On offense, senior running back Tamarick Pierce carried twice for 11 yards in his first game action this season. He led the team in rushing during the shortened spring 2021 season.
Eagles struggle on third down
The Eagles achieved first downs on just 3 of 13 third downs, their lowest total and percentage of the season. All three of those conversions came in the first quarter, when Eastern’s offense gained 164 of its 314 yards of offense.
Eastern failed to convert on its final nine third downs, though it did convert on 2-of-3 fourth downs, on which it is 12 of 20 this season.
“When you look at 3 of 13 on third down, that’s atrocious,” Eagles coach Aaron Best said. “Even against a highly respected defense, it wasn’t like we were third-and-12 all day long.”

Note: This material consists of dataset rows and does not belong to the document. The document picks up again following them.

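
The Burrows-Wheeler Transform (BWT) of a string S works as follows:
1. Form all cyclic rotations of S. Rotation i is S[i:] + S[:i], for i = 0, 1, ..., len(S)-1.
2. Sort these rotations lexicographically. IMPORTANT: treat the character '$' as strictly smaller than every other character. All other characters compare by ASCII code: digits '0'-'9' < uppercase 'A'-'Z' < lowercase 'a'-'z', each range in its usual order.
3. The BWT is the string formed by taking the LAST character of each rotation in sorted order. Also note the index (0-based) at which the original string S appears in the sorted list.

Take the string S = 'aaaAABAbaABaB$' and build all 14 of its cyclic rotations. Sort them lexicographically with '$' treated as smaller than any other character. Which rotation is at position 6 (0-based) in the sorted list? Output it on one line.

Answer: BAbaABaB$aaaAA

Derivation:
All 14 rotations (rotation i = S[i:]+S[:i]):
  rot[0] = aaaAABAbaABaB$
  rot[1] = aaAABAbaABaB$a
  rot[2] = aAABAbaABaB$aa
  rot[3] = AABAbaABaB$aaa
  rot[4] = ABAbaABaB$aaaA
  rot[5] = BAbaABaB$aaaAA
  rot[6] = AbaABaB$aaaAAB
  rot[7] = baABaB$aaaAABA
  rot[8] = aABaB$aaaAABAb
  rot[9] = ABaB$aaaAABAba
  rot[10] = BaB$aaaAABAbaA
  rot[11] = aB$aaaAABAbaAB
  rot[12] = B$aaaAABAbaABa
  rot[13] = $aaaAABAbaABaB
Sorted (with $ < everything):
  sorted[0] = $aaaAABAbaABaB
  sorted[1] = AABAbaABaB$aaa
  sorted[2] = ABAbaABaB$aaaA
  sorted[3] = ABaB$aaaAABAba
  sorted[4] = AbaABaB$aaaAAB
  sorted[5] = B$aaaAABAbaABa
  sorted[6] = BAbaABaB$aaaAA
  sorted[7] = BaB$aaaAABAbaA
  sorted[8] = aAABAbaABaB$aa
  sorted[9] = aABaB$aaaAABAb
  sorted[10] = aB$aaaAABAbaAB
  sorted[11] = aaAABAbaABaB$a
  sorted[12] = aaaAABAbaABaB$
  sorted[13] = baABaB$aaaAABA
sorted[6] = BAbaABaB$aaaAA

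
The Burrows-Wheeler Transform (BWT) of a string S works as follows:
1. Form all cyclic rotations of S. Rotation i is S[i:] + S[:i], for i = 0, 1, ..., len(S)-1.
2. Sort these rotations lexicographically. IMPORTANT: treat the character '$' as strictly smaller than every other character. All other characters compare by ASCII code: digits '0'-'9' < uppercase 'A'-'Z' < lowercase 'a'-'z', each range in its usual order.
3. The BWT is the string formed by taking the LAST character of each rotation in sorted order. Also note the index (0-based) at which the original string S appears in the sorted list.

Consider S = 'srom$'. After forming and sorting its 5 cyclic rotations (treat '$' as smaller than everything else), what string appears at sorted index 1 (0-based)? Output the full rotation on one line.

All 5 rotations (rotation i = S[i:]+S[:i]):
  rot[0] = srom$
  rot[1] = rom$s
  rot[2] = om$sr
  rot[3] = m$sro
  rot[4] = $srom
Sorted (with $ < everything):
  sorted[0] = $srom
  sorted[1] = m$sro
  sorted[2] = om$sr
  sorted[3] = rom$s
  sorted[4] = srom$
sorted[1] = m$sro

Answer: m$sro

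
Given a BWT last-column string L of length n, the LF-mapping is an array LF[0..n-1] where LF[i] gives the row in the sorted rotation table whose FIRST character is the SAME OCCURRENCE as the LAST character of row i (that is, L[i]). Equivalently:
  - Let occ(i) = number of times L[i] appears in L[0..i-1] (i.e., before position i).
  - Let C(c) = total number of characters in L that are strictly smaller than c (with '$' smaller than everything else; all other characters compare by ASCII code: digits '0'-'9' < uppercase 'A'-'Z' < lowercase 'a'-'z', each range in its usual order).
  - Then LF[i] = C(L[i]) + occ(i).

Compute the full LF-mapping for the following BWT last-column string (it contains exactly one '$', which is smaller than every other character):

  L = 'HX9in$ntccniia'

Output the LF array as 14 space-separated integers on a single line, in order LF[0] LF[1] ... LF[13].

Answer: 2 3 1 7 10 0 11 13 5 6 12 8 9 4

Derivation:
Char counts: '$':1, '9':1, 'H':1, 'X':1, 'a':1, 'c':2, 'i':3, 'n':3, 't':1
C (first-col start): C('$')=0, C('9')=1, C('H')=2, C('X')=3, C('a')=4, C('c')=5, C('i')=7, C('n')=10, C('t')=13
L[0]='H': occ=0, LF[0]=C('H')+0=2+0=2
L[1]='X': occ=0, LF[1]=C('X')+0=3+0=3
L[2]='9': occ=0, LF[2]=C('9')+0=1+0=1
L[3]='i': occ=0, LF[3]=C('i')+0=7+0=7
L[4]='n': occ=0, LF[4]=C('n')+0=10+0=10
L[5]='$': occ=0, LF[5]=C('$')+0=0+0=0
L[6]='n': occ=1, LF[6]=C('n')+1=10+1=11
L[7]='t': occ=0, LF[7]=C('t')+0=13+0=13
L[8]='c': occ=0, LF[8]=C('c')+0=5+0=5
L[9]='c': occ=1, LF[9]=C('c')+1=5+1=6
L[10]='n': occ=2, LF[10]=C('n')+2=10+2=12
L[11]='i': occ=1, LF[11]=C('i')+1=7+1=8
L[12]='i': occ=2, LF[12]=C('i')+2=7+2=9
L[13]='a': occ=0, LF[13]=C('a')+0=4+0=4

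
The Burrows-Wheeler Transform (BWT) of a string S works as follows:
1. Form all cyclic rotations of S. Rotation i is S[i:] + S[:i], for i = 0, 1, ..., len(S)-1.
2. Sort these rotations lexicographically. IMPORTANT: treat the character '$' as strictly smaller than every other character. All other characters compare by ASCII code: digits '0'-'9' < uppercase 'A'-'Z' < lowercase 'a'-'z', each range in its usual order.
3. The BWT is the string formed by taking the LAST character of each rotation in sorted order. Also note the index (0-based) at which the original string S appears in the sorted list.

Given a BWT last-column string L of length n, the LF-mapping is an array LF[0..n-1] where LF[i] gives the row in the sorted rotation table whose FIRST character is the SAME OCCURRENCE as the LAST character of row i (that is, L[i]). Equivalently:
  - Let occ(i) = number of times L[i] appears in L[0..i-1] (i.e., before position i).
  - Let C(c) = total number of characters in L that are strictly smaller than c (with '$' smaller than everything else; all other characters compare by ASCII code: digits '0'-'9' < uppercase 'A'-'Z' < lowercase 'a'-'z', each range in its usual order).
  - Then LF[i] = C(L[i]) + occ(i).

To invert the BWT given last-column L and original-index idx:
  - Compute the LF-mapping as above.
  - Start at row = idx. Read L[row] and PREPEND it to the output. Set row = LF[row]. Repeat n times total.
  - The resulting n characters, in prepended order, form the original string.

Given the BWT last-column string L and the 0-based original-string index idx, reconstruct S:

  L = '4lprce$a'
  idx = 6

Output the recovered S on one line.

LF mapping: 1 5 6 7 3 4 0 2
Walk LF starting at row 6, prepending L[row]:
  step 1: row=6, L[6]='$', prepend. Next row=LF[6]=0
  step 2: row=0, L[0]='4', prepend. Next row=LF[0]=1
  step 3: row=1, L[1]='l', prepend. Next row=LF[1]=5
  step 4: row=5, L[5]='e', prepend. Next row=LF[5]=4
  step 5: row=4, L[4]='c', prepend. Next row=LF[4]=3
  step 6: row=3, L[3]='r', prepend. Next row=LF[3]=7
  step 7: row=7, L[7]='a', prepend. Next row=LF[7]=2
  step 8: row=2, L[2]='p', prepend. Next row=LF[2]=6
Reversed output: parcel4$

Answer: parcel4$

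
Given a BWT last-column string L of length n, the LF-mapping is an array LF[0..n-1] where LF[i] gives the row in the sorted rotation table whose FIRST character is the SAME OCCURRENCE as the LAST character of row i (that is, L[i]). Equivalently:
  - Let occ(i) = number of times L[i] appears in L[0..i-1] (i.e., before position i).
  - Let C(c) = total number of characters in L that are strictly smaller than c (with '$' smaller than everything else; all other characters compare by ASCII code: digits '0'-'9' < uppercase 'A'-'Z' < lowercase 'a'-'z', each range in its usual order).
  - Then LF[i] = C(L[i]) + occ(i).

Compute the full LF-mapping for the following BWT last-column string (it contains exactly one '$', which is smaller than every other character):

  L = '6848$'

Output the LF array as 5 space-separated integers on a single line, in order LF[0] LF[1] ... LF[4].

Answer: 2 3 1 4 0

Derivation:
Char counts: '$':1, '4':1, '6':1, '8':2
C (first-col start): C('$')=0, C('4')=1, C('6')=2, C('8')=3
L[0]='6': occ=0, LF[0]=C('6')+0=2+0=2
L[1]='8': occ=0, LF[1]=C('8')+0=3+0=3
L[2]='4': occ=0, LF[2]=C('4')+0=1+0=1
L[3]='8': occ=1, LF[3]=C('8')+1=3+1=4
L[4]='$': occ=0, LF[4]=C('$')+0=0+0=0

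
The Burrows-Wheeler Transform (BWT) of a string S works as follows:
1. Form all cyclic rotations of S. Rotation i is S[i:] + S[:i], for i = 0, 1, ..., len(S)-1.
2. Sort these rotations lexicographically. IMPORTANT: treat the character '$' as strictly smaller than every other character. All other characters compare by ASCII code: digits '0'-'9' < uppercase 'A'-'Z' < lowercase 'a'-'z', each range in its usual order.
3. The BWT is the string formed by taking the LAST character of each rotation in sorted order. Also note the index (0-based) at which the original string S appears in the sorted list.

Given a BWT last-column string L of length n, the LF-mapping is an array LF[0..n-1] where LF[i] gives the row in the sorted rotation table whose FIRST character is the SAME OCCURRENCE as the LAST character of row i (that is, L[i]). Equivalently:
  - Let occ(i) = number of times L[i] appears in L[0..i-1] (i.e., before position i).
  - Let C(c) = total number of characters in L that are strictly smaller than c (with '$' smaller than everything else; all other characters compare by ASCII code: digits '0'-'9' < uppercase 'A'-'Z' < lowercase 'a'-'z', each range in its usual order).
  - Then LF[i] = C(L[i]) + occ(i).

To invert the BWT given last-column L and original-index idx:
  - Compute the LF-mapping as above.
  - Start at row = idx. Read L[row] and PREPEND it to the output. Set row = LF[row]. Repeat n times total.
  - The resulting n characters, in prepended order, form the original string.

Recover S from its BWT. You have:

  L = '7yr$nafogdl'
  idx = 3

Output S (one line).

LF mapping: 1 10 9 0 7 2 4 8 5 3 6
Walk LF starting at row 3, prepending L[row]:
  step 1: row=3, L[3]='$', prepend. Next row=LF[3]=0
  step 2: row=0, L[0]='7', prepend. Next row=LF[0]=1
  step 3: row=1, L[1]='y', prepend. Next row=LF[1]=10
  step 4: row=10, L[10]='l', prepend. Next row=LF[10]=6
  step 5: row=6, L[6]='f', prepend. Next row=LF[6]=4
  step 6: row=4, L[4]='n', prepend. Next row=LF[4]=7
  step 7: row=7, L[7]='o', prepend. Next row=LF[7]=8
  step 8: row=8, L[8]='g', prepend. Next row=LF[8]=5
  step 9: row=5, L[5]='a', prepend. Next row=LF[5]=2
  step 10: row=2, L[2]='r', prepend. Next row=LF[2]=9
  step 11: row=9, L[9]='d', prepend. Next row=LF[9]=3
Reversed output: dragonfly7$

Answer: dragonfly7$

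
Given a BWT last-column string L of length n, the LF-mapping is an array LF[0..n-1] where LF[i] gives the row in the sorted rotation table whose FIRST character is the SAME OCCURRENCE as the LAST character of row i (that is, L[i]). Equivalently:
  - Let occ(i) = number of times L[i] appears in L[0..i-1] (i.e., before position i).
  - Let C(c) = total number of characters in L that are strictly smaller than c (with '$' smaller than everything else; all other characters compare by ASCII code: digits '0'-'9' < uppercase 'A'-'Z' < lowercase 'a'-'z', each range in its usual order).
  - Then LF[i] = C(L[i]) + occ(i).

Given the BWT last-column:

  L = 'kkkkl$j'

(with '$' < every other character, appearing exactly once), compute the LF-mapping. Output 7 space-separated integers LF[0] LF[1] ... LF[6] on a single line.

Answer: 2 3 4 5 6 0 1

Derivation:
Char counts: '$':1, 'j':1, 'k':4, 'l':1
C (first-col start): C('$')=0, C('j')=1, C('k')=2, C('l')=6
L[0]='k': occ=0, LF[0]=C('k')+0=2+0=2
L[1]='k': occ=1, LF[1]=C('k')+1=2+1=3
L[2]='k': occ=2, LF[2]=C('k')+2=2+2=4
L[3]='k': occ=3, LF[3]=C('k')+3=2+3=5
L[4]='l': occ=0, LF[4]=C('l')+0=6+0=6
L[5]='$': occ=0, LF[5]=C('$')+0=0+0=0
L[6]='j': occ=0, LF[6]=C('j')+0=1+0=1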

“We did ourselves no favors at times,” Best said, “whether it was a missed block, missed catch, missed read. Eric (was) having to step up earlier than anticipated, (and) it just seemed to be kind of one-off at the moments where we needed it to be a little more dialed in.”
Barriere threw for 214 yards, enough to move into second on the Big Sky’s all-time passing yardage list. He now has 12,265 in his career and needs 352 to break the record of 12,616 held by Matt Nichols, the former Eastern Washington quarterback.